Figure 3: Twelve month inflation rates for Brazil (blue), Russia (red), India (green), and China (purple), calculated as log-differences. Sources: IMF, International Financial Statistics, and author’s calculations.
This point was highlighted by Dave Schuler in The Glitterning Eye, discussing the NYT article on rising hog prices in China. In Figure 3, measured inflation in China (and India) are rising, although admittedly from relatively low levels (China had inflation rates in excess of 25% in the mid-1990s, and Russia had a bout of hyperinflation as recently as 1999).
Why should inflation in China matter for US inflation? In a free-floating rate world, it shouldn’t directly matter. But to the extent that China manages its exchange rate relative to the US dollar, the price movements in tradables there get translated to the United States via imported goods. Now, it would be a mistake to overstate this effect.

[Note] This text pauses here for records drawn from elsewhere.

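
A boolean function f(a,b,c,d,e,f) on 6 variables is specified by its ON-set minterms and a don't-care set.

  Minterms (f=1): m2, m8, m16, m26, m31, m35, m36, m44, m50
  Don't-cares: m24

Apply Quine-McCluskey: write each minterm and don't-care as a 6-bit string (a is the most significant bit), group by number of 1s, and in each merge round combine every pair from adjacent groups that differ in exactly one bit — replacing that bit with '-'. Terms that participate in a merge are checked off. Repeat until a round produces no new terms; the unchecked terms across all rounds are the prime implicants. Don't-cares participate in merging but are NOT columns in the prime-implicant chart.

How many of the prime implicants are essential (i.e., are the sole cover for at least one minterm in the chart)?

size-2^0 implicants → 000010  001000(✓)  010000(✓)  011000(✓)  011010(✓)  011111  100011  100100(✓)  101100(✓)  110010
size-2^1 implicants → 0-1000  01-000  0110-0  10-100
Unchecked terms (primes): 0-1000, 000010, 01-000, 0110-0, 011111, 10-100, 100011, 110010
Minterm coverage:
  m2 ⊆ 000010 [E]
  m8 ⊆ 0-1000 [E]
  m16 ⊆ 01-000 [E]
  m26 ⊆ 0110-0 [E]
  m31 ⊆ 011111 [E]
  m35 ⊆ 100011 [E]
  m36 ⊆ 10-100 [E]
  m44 ⊆ 10-100 [E]
  m50 ⊆ 110010 [E]
E = {0-1000, 000010, 01-000, 0110-0, 011111, 10-100, 100011, 110010}

8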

Indeed Kamin, Marazzi and Schindler (RIE, May 2006) pointed out in 2004 that the effect of decreasing prices from Chinese goods reduced import price inflation by less than one-fourth of a percentage point for industrial countries (working paper version here).
To the extent that Chinese prices start to rise, on top of the slow appreciation of the RMB (in a case of “be careful what you wish for”), this inflation-mitigating effect originating from China disappears.
So, I guess that this little excursion has clarified some of my questions. Of course, the first puzzle remains (although I’m willing to entertain the idea of wishful thinking).
By the way, after writing this post up, Jim H. pointed out to me that Dave Altig at MacroBlog shares some of my mystification. Glad to be in good company…
[Late Addition: 6/11 6:40pm Pacific]
Figure 4: Twelve month inflation rates for core CPI all (blue) and core personal consumption expenditure deflator (dark green), seasonally adjusted, calculated as log-differences. “Comfort zone” highlighted in blue. Sources: St. Louis Fed FREDII.